Die Abgeordneten fügten zwei weitere Vorschläge hinzu, beide zu Artikel 7, die für den Schutz der Internetnutzer unerlässlich sind. Mit dem einen wird die Verpflichtung zur "allgemeinen und wahllosen Vorratsspeicherung personenbezogener Daten" gestrichen und mit dem anderen wird festgelegt, dass es "keine Eingriffe in das Angebot verschlüsselter Dienste durch die Anbieter" geben darf. Diese Verpflichtungen würden das Risiko von Datenlecks, Identitätsdiebstahl, Einbrüchen in Online-Konten, gezielter Überwachung und Cyberangriffen deutlich minimieren.
Der DSA gibt der EU die Chance, dieses kaputte System zu reparieren.

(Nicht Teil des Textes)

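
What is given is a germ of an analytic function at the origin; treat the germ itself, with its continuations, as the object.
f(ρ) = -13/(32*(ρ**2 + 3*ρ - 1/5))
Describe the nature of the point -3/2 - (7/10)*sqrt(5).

The point is a pole of order 1.

The denominator factor ρ**2 + 3*ρ - 1/5 vanishes at -3/2 - (7/10)*sqrt(5) and appears to the power 1; the numerator there equals -13/32, nonzero, and no other factor vanishes.
Hence a pole whose order is the multiplicity, 1.


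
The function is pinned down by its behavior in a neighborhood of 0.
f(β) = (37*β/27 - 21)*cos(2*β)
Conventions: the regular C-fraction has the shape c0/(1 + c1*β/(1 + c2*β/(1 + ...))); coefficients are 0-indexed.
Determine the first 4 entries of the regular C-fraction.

The regular C-fraction coefficients are [-21, 37/567, -644347/20979, 1134/37].

Taylor coefficients (expand at 0): a_0 = -21, a_1 = 37/27, a_2 = 42, a_3 = -74/27.
c0 = a_0 = -21. Peel one level at a time: if S = 1 + c*β/S' with S'(0) = 1, then c is the β-coefficient of S and S' = c*β/(S - 1).
S_1 = c0/f = 1 + (37/567)*β + (644347/321489)*β^2 + ...; c1 = 37/567.
S_2 = c1*β/(S_1 - 1) = 1 + (-644347/20979)*β + (1288694/1369)*β^2 + ...; c2 = -644347/20979.
S_3 = c2*β/(S_2 - 1) = 1 + (1134/37)*β + ...; c3 = 1134/37.


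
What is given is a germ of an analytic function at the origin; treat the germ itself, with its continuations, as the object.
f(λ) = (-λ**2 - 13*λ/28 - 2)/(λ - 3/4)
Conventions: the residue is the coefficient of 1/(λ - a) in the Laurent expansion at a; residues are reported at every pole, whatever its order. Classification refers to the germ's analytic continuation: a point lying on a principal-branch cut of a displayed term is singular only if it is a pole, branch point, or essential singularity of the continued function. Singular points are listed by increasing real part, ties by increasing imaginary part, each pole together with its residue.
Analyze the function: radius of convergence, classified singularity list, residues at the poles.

Denominator factor (λ - 3/4): pole of order 1 at 3/4, modulus 3/4.
The radius of convergence is the smallest modulus among the singular points: 3/4.
At the order-1 pole 3/4 set g(λ) = (λ - (3/4))*f(λ) = -λ**2 - 13*λ/28 - 2.
Simple pole: residue = g(a) at a = 3/4, which is -163/56.

Radius of convergence at 0: 3/4.
At 3/4: a pole of order 1; residue -163/56.


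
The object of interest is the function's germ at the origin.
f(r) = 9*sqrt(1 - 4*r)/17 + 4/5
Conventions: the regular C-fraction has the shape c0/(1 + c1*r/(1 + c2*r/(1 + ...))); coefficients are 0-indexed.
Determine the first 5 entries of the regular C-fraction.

The regular C-fraction coefficients are [113/85, 90/113, -203/113, -113/203, -293/203].

Taylor coefficients (expand at 0): a_0 = 113/85, a_1 = -18/17, a_2 = -18/17, a_3 = -36/17, a_4 = -90/17.
c0 = a_0 = 113/85. Peel one level at a time: if S = 1 + c*r/S' with S'(0) = 1, then c is the r-coefficient of S and S' = c*r/(S - 1).
S_1 = c0/f = 1 + (90/113)*r + (18270/12769)*r^2 + ...; c1 = 90/113.
S_2 = c1*r/(S_1 - 1) = 1 + (-203/113)*r + (-1)*r^2 + ...; c2 = -203/113.
S_3 = c2*r/(S_2 - 1) = 1 + (-113/203)*r + (-33109/41209)*r^2 + ...; c3 = -113/203.
S_4 = c3*r/(S_3 - 1) = 1 + (-293/203)*r + ...; c4 = -293/203.


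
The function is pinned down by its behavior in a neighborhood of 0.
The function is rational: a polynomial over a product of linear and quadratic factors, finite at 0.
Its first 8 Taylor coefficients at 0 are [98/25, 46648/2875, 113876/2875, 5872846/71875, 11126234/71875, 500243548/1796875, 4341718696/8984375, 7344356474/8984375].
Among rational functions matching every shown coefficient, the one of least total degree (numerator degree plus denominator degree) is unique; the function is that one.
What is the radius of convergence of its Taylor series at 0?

No rational of total degree below 5 reproduces all 8 coefficients; solving the [2/3] Pade equations on them gives f(v) = (2*v**2 + 2*v/23 - 10/7)/(v - 5/7)**3, whose expansion matches every shown term.
Denominator factor (v - 5/7)^3: pole of order 3 at 5/7, modulus 5/7.
The radius of convergence is the smallest modulus among the singular points: 5/7.

The radius of convergence is 5/7.


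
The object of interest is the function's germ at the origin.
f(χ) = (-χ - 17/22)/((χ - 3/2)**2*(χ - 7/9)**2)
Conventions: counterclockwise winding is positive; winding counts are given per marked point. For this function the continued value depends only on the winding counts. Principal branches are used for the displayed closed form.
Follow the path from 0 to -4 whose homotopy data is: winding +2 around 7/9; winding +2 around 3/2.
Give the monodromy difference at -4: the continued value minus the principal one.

The function is rational, hence single-valued: continuing it around any pole returns the same value, so the difference is 0.

Continued minus principal equals 0.


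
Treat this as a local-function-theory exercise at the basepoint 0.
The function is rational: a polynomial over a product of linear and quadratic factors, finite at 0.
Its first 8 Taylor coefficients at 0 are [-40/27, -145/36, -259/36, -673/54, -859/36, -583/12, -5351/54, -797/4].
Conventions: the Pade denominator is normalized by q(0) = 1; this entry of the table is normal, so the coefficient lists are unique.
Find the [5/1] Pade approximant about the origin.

Taylor coefficients needed (read off): a_0 = -40/27, a_1 = -145/36, a_2 = -259/36, a_3 = -673/54, a_4 = -859/36, a_5 = -583/12, a_6 = -5351/54.
Write the denominator as Q(y) = 1 + q1*y. Requiring Q*f - P = O(y^7) with deg P <= 5 kills the coefficients of y^6..y^6 in Q*f:
  y^6: a_6 + q1*a_5 = 0, i.e. -5351/54 + (-583/12)*q1 = 0.
Solving this linear system: q1 = -10702/5247.
The numerator is Q*f truncated at degree 5: P0 = a_0 = -40/27; P1 = a_1 + q1*a_0 = -570125/566676; P2 = a_2 + q1*a_1 = 192817/188892; P3 = a_3 + q1*a_2 = 104416/47223; P4 = a_4 + q1*a_3 = 883373/566676; P5 = a_5 + q1*a_4 = 16015/188892.

The Pade approximant has numerator coefficients [-40/27, -570125/566676, 192817/188892, 104416/47223, 883373/566676, 16015/188892]; denominator coefficients [1, -10702/5247].


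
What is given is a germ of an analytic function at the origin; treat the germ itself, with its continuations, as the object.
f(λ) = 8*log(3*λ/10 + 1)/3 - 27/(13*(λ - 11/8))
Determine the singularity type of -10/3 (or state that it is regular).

The point is a logarithmic branch point.

The term (8/3)*log(1 - λ/(-10/3)) has argument 1 - -10/3/(-10/3) = 0 at -10/3: a logarithmic (infinitely-sheeted) branch point; the remaining terms are analytic or single-valued there.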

Das massenhafte Sammeln von Daten, das der gezielten Werbung zugrundeliegt, ist ein deutlicher Verstoß gegen die Privatsphäre der Menschen und schafft zudem ein Umfeld, das die Menschen in einer Informationsblase hält und sie daran hindert, fundierte Entscheidungen zu treffen, und das in der Konsequenz sogar freie und faire Wahlen behindert. Internetnutzer wollen nicht von dieser Werbung angesprochen werden, und KMU - der Lebensnerv der europäischen Wirtschaft - wollen sie nicht nutzen. Außerdem gibt es, Stichwort kontextbezogene Werbung, Alternativen zum Targeted Advertising, die für die Werbetreibenden ebenso profitabel sein können.
Die anstehende Entscheidung sollte den Verantwortlichen der EU und der Mitgliedstaaten leicht fallen. Schließlich besteht der Hauptzweck des DSA darin, die Macht von Big Tech einzudämmen und das Internet zu einem sichereren Ort für den normalen Nutzer zu machen - "Ordnung ins Chaos zu bringen". Sollten die vom Europäischen Parlament geforderten Vorschläge nicht angenommen werden, besteht die Gefahr, dass der DSA nicht einmal sein wichtigstes Ziel erreichen kann und wenn das passiert, dann sind es vor allem die Grundrechte der europäischen Bürgerinnen und Bürger, die darunter leiden werden.